When is Laser Alignment Precision Alignment?

Home / When is Laser Alignment Precision Alignment?

This month’s blog is to promote the thinking that when drive trains are aligned they should be aligned to the bearing tolerances and not the coupling tolerances. In addition how many people receive an alignment report with a soft foot check? We have found that some companies allocate their employees a laser alignment kit tell them what buttons to press and send them in the field. Without proper training and mentoring how will these employees learn correct Precision Alignment? Without correct training they will not know how to fix problems if they don’t understand fully what they are doing.

This month’s blog shows the importance of Precision Alignment including soft foot check and that the users of laser alignment equipment should be properly trained and mentored in Precision Alignment.

This survey was conducted by a great friend of mine and recent VCAT 3 Certified Seasoned Analyst James Pearce. linkedin.com/in/james-pearcevibrationanalysis

 

Background:

We were called to investigate an apparent increase in vibration levels after a high pressure hot water pump was replaced with a new pump end and a reconditioned drive motor. The operator felt that it was not running as smooth as the old pump set.

 

Instrumentation:

For this survey James used the CSI 2140 Dual channel Machinery Health Analyser. Data analysis was carried out using the CSI AMS Machinery Health manager software V5.61.

 

Methodology:

Vibration data including Velocity, Acceleration and bearing condition unit PeakVue was collected from each bearing location as close as possible to the source. Where applicable additional data including high resolution vibration data was collected.

 

Executive summary:

There are elevated directional Velocity vibration levels when running at 2680 RPM (Low speed). This is due to a coincidence of a system natural frequency being excited by a motor Soft Foot condition.

 

Maintenance Recommendations:

  • Check/inspect condition of the foundation, looking for looseness and any deterioration in the base plate.
  • Perform precision alignment that must start with a soft food check and soft foot elimination.
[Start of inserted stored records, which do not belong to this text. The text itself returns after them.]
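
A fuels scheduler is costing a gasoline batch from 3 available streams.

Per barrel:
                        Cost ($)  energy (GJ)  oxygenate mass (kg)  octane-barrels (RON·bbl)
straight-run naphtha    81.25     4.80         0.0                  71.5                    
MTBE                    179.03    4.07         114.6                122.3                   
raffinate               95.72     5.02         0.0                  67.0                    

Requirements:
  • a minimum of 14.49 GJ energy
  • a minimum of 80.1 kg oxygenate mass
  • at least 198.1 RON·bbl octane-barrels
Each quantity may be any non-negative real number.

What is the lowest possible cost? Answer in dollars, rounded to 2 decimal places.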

Followed by precision laser alignment.
  • If these actions do not resolve the issue then stiffening of the base may allow for improved precision alignment and may move the system resonance out of the running speed range.

 

Analysis Summary:

  • There are increased directional Velocity vibration levels at the motor when running at 2680 RPM.
  • After reviewing the vibration data it was decided to perform further checks and the motor holding down bolts was loosened one time when in operation, this is to check for distortion of the motor rotor to stator air gap. During this test it was and found that the Velocity amplitude reduced. The amplitude reduced to its lowest level when the motor non-drive end foot bolt (bolt closest to pump #1) was loosened (see figure 1&2). This indicates there is a soft foot issue.
  • In addition an overall vibration coast down test & resonance bump test was performed. This data confirmed a natural frequency at 2X 2680RPM (see figure 3).

 

HPHW Pump #2 Motor Non-Drive End

The motor has elevated directional Velocity vibration levels. By loosening one motor fixing foot bolt at a time, the Velocity amplitude reduced. The amplitude reduced to its lowest level when the motor non-drive end foot bolt (bolt closest to pump #1) was loosened.

Figure 1 compares the Velocity spectra when running at 2680RPM, for the one order levels, as found state (4.332mm/sec RMS) & where the amplitude decreased the most after the motor foot bolt was loosened (2.651mm/sec RMS).

Fig 1:

 

HPHW Pump #2 Motor Non-Drive End

Figure 2 is a photo of the motor indicating which foot bolt was loosened which resulted in the best decrease in amplitude.

Fig 2:

 

HPHW Pump #2 Motor Drive End

Figure 3 is the data from a resonance bump test & overall vibration coast down test, performed at the motor drive end (DE).

The top plot bump test result indicates a system natural frequency that will coincide with twice the running speed (when running at the low speed) and amplify the vibration levels.

The bottom plot amplitude peak from the coast down test also confirms this condition with a peak at 5336 RPM, twice the running speed at the low speed setting.